AlexClarke April 8, 2015 @ 2:26 p.m.

swell: Back in the day it was San Diego State College and then when it became a state university they changed the name to University of California at San Diego or something like that. The pushback resulted in changing it to San Diego State University SDSU. People thought that the first name change took all the character away from San Diego State so . . . . History as I remember it.

1

Visduh April 8, 2015 @ 9:12 p.m.

Close, Alex. When the legislation changing the names of most of the state colleges to universities finally passed in 1972, a few of them, based on their long histories, were going to keep their old names with "university" replacing "college." I recall those campuses as San Diego, San Jose, Humboldt and a couple others. All the remaining ones would become California State University, Someplace. But the first bill to be passed and signed lacked that proviso. Hence for a couple years, SDSU was officially CSU, San Diego. Malcolm Love, longtime president of SDSC was the proponent of the name changing, and he went back and got the omission corrected. But for those who graduated from SDSU in 1972 or 1973, their diplomas were from California State University, San Diego. It was possible to go back and have them reissued with the current name later on. I have one, from 1972, hanging on the wall, perma-plaqued, that I never had changed. Now it is a historical curiosity.

0

AlexClarke April 9, 2015 @ 6:35 a.m.

Visduh: Thanks for the info. I lived 3 blocks from SDSC but I did not attend. (I was not bright enough to go to a college within walking distance)

1

monaghan April 8, 2015 @ 5:39 p.m.

I happen to agree with the idea that architectural forms can designate places. Otherwise why would communities all over San Diego have bothered with place signs, such as in Kensington, Hillcrest, Little Italy? Like gates in old walled cities of Europe, you know when you pass through that there's a There there.

As for graduates who don't know what their alma mater's institution's initials stand for, well, that's been a continuing challenge at party hearty SDSU. It's true San Diego State University (SDSU) used to be called just plain San Diego State, but when it was permitted to grant some graduate degrees, it became SDSU.

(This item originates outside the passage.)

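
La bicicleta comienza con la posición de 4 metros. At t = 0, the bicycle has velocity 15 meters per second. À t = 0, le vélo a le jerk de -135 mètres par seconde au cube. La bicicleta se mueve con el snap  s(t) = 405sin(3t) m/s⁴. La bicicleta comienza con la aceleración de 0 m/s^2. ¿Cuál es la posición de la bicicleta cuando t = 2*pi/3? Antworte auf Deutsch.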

The University of California at San Diego (UCSD) is an entirely different school in an entirely different place. It's located in La Jolla and is one of only ten University of California campuses, grants (expensive) undergraduate and graduate degrees in many fields including medicine and, at the moment, lacks a single distinctive entryway.

0

Ponzi April 8, 2015 @ 5:59 p.m.

I could have sworn that UCSD was the University of China at San Diego.

0

Visduh April 8, 2015 @ 9:19 p.m.

Haw, haw, haw! Very funny. Do you know the nickname of UC, Irvine is "University of Chinese Immigrants", aka "Under Construction Indefinitely?" Or that some wag said UCLA stands for "University of California, Latinos and Asians" There are many, many more such nicknames. (I won't even get into USC here.)

1

monaghan April 8, 2015 @ 10:35 p.m.

Gosh, I was going to say, that's pretty racist of you, Ponzi.

0

Ponzi April 9, 2015 @ 5:08 p.m.

Why? Would saying there are a lot of children at DisneyLand make me a childhater?